No hay glosa sin cita, ni mañana que pueda avanzar sin la irrupción primera de un verso, sin la presencia de un recuerdo, la emoción de un paisaje que viene de lejos a hacerse memoria, instante. Sin ese verso, sin el párrafo que pone al miércoles su empiece, se nos escapa el orden del mundo, se diluye el tiempo en un marasmo indescifrable, incontenible.
Escribimos para empujar el tiempo, eso parece, para poner en marcha un día que el miedo deja varado, informe; una fragilidad que nos embaza la vida en las horas, en minutos que se abren como abismos, y no sabemos qué hacer de ellos. Así que llega Borges a poner orden, a dar razones: "Si el sueño fuera (como dicen) una/ tregua, un puro reposo de la mente,/ ¿por qué, si te despiertan bruscamente,/sientes que te han robado una fortuna?/ ¿Por qué es tan triste madrugar? La hora/ nos despoja de un don inconcebible,/ tan íntimo que sólo es traducible/ en un sopor que la vigilia dora/ de sueños, que bien pueden ser reflejos/ truncos de los tesoros de la sombra......."
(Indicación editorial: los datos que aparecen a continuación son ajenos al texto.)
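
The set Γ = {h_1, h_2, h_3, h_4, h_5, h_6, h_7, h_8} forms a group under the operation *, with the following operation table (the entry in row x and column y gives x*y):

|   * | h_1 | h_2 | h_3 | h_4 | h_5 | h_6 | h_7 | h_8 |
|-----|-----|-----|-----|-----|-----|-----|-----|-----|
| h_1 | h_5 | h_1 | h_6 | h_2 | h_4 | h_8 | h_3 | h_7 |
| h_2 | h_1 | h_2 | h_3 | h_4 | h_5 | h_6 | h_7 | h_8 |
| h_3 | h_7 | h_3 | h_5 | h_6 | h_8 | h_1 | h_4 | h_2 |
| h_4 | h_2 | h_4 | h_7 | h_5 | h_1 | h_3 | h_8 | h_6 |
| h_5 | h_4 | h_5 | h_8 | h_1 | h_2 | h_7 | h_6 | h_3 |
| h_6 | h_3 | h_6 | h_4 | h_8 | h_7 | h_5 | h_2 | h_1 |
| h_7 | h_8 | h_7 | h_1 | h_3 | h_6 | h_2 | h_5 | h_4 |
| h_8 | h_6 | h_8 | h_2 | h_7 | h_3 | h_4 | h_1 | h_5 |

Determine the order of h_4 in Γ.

4

The identity element is h_2 (its row matches the header).
h_4^1 = h_4
h_4^2 = h_4*h_4 = h_5
h_4^3 = h_5*h_4 = h_1
h_4^4 = h_1*h_4 = h_2
The first power of h_4 equal to the identity is h_4^4, so ord(h_4) = 4.
(Structurally, Γ here is isomorphic to the quaternion group Q_8.)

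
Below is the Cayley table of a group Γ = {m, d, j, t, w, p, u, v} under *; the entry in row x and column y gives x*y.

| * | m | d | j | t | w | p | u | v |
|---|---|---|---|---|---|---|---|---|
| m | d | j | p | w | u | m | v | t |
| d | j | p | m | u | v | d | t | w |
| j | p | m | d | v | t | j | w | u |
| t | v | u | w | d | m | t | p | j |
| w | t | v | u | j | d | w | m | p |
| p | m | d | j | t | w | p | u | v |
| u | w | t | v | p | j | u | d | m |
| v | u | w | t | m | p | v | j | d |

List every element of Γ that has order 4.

Identity is p. Compute the order of each non-identity element by repeated multiplication:
  m: m → d → j → p  (order 4)
  d: d → p  (order 2)
  j: j → d → m → p  (order 4)
  t: t → d → u → p  (order 4)
  w: w → d → v → p  (order 4)
  u: u → d → t → p  (order 4)
  v: v → d → w → p  (order 4)
Elements of order 4: {j, m, t, u, v, w}.

{j, m, t, u, v, w}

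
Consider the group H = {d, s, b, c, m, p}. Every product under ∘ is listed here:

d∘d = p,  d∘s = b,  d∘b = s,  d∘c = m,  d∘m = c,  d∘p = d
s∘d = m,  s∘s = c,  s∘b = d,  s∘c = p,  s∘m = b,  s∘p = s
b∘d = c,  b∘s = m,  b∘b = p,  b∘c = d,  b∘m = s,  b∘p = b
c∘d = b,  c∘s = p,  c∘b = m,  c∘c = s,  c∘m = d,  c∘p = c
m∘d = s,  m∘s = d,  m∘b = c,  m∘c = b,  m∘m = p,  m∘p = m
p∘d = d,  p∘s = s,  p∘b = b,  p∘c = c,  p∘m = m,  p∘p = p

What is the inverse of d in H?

d

First locate the identity: row p matches the header, so p is the identity.
Scan row d for p: d ∘ d = p. Hence d^(-1) = d.
(Structurally, H here is isomorphic to the symmetric group S_3.)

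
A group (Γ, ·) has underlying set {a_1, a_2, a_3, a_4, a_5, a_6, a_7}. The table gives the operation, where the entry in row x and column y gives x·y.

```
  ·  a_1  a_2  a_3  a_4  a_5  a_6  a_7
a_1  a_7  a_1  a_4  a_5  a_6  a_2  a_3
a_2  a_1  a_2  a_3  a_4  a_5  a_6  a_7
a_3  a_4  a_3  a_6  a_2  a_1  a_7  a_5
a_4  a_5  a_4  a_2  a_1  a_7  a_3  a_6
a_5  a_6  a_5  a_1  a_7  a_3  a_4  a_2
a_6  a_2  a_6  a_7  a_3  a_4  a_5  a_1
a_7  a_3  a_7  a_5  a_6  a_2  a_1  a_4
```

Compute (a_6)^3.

a_6^1 = a_6
a_6^2 = a_6·a_6 = a_5
a_6^3 = a_5·a_6 = a_4

a_4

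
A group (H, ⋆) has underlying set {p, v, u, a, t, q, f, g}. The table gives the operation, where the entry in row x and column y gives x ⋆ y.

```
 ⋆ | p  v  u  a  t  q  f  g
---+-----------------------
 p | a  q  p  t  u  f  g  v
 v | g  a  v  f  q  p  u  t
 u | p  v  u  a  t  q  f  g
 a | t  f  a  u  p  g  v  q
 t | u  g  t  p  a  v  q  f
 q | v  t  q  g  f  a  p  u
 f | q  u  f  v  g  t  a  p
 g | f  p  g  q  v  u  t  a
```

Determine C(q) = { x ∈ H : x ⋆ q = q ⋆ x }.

Compare row q with column q entry by entry.
a ⋆ q = g = q ⋆ a, so a commutes with q.
v ⋆ q = p but q ⋆ v = t, so v does not.
Collecting the elements that commute with q: C(q) = {a, g, q, u}.
(Structurally, H here is isomorphic to the quaternion group Q_8.)

{a, g, q, u}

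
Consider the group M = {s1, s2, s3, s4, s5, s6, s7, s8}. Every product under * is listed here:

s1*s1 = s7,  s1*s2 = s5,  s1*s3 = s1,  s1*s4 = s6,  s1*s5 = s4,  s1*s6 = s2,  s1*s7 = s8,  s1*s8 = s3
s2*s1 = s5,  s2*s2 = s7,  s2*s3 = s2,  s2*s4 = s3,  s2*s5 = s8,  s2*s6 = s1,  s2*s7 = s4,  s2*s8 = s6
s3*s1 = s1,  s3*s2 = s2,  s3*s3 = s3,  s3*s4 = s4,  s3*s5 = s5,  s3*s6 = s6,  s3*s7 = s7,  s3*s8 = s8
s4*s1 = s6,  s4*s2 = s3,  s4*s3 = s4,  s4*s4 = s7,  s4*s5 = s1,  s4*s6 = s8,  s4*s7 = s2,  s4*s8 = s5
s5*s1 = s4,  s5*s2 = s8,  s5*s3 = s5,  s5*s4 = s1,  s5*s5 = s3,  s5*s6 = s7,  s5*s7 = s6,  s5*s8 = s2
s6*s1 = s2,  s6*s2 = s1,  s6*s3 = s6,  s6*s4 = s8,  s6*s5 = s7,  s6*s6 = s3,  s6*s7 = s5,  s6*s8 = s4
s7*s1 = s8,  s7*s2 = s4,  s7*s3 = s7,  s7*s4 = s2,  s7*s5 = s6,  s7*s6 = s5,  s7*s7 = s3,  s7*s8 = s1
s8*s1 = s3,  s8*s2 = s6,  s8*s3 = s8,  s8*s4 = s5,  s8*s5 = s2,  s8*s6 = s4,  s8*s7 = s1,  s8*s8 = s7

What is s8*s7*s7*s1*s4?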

"La hora nos despoja de un don inconcebible", sí, pero no puede vivirse en la vigilia de una contemplación que nos suspende el orden y la acción. Así que tal vez sea que la hora viene a darnos una excusa para afrontar el clamor disperso y atónito de ese don inconcebible, de las visiones que en el sueño dan nombres y forma al deseo. La hora, el orden de un hacer que nos devuelve al mundo, a la mañana.